Continuity in the IT world means
that if we lose a teammate (hopefully only temporarily) that work and life in
our environment can still go on.

The most important thing to do is
to automate everything that you can. Alerts, backups, index investigation, data
integrity checks and other maintenance processes must be automated. Make sure
that failure notices go to a team, rather than an individual, but make sure an
individual is responsible for responding to the messages. On top of that, make
sure that whatever is sending the messages is up (SQL Server Agent, for
example). The second thing is to document the jobs, location of the backups,
the tolerances for performance and capacity issues. In other words, create a
run book. If you document what your normal tolerances are and share what your
past stress causing experiences are in your runbook you can help the rest of
the team handle situations when you have a missing team member.

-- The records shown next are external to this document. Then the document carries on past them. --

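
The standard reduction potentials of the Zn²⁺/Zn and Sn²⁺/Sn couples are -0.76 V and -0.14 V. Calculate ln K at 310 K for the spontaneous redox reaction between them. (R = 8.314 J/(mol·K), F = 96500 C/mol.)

E°_cell = -0.14 − (-0.76) = 0.62 V, with n = 2 electrons transferred.
At equilibrium E = 0, so the Nernst equation gives ln K = nFE°/RT = (2)(96500)(0.62)/((8.314)(310)) = 46.43.

ln K = 46.4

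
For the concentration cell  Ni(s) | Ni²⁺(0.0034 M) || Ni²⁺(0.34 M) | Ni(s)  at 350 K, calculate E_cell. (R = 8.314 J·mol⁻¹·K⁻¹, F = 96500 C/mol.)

0.069 V

Both half-cells are Ni²⁺/Ni, so E°_cell = 0. The concentrated side is the cathode; the cell reaction moves Ni²⁺ from high to low concentration with n = 2.
Q = [Ni²⁺]_dilute/[Ni²⁺]_conc = 0.0034/0.34 = 0.0100.
E = 0 − (RT/nF) ln Q = −((8.314×350)/(2×96500))(-4.605) = 0.0694 V.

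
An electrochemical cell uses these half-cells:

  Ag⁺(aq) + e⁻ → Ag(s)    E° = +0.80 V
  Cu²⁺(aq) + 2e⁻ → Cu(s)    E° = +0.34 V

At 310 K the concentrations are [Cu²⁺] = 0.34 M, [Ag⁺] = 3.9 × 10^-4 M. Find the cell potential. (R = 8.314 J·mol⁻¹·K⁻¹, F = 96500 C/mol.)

0.265 V

The Ag⁺/Ag couple has the higher reduction potential and acts as the cathode, so E°_cell = +0.80 − (+0.34) = 0.46 V.
Balancing electrons gives n = 2; the reaction quotient is Q = [Cu²⁺]/[Ag⁺]^2 = 2.24 × 10^6.
E = E° − (RT/nF) ln Q = 0.46 − (8.314×310)/(2×96500) × (14.620) = 0.460 − 0.195 = 0.265 V.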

We create runbooks that share these
tolerances, but the runbooks have to be kept up to date. Many times, teams
treat runbooks as historical record, but they should be live documents, updated
for every change in the environment including what new jobs are added.

Another key point is to ensure that
alerts don’t only go to one team member they should go to a local or group
email or file or send an email to every team member. When you have secret
alerts then you have secret processes that no one knows to handle, or the
information can be lost forever if the team member leaves your business.

You should create rules for job
creation, job documentation and alert responses. Every so often we see
businesses where you have a DBA that wants to be the HERO. They are always
first on the trail for a response. It is great if they are that engaged but the
single threaded information can be dangerous for your team if that person is on
vacation, or out sick. Also, it can be security issue because information could
continue to be sent to this person after they have left the business
permanently or to a dead email address).

We suggest that you have a meeting
soon, today or tomorrow. Review the runbooks, review the jobs that are running.
Explore and interview each other about the knowledge each has about your system
and record it all. Record the meeting in case it doesn’t make it in the
runbook. Version the runbook considers it a live document and create rules for
updating the document.

Next have someone test and validate
the information in the runbook. Have them provide feedback and create a hard
deadline to get the information from each person’s head into the document.
(Note this is a great task for the newest team member for lots of reasons)

Then the living final document
should be shared in a share file that is monitored and has controlled access.  Quarterly or at least twice a year depending
on how volatile your environment is someone should be assigned to again review
and validate the information in the document.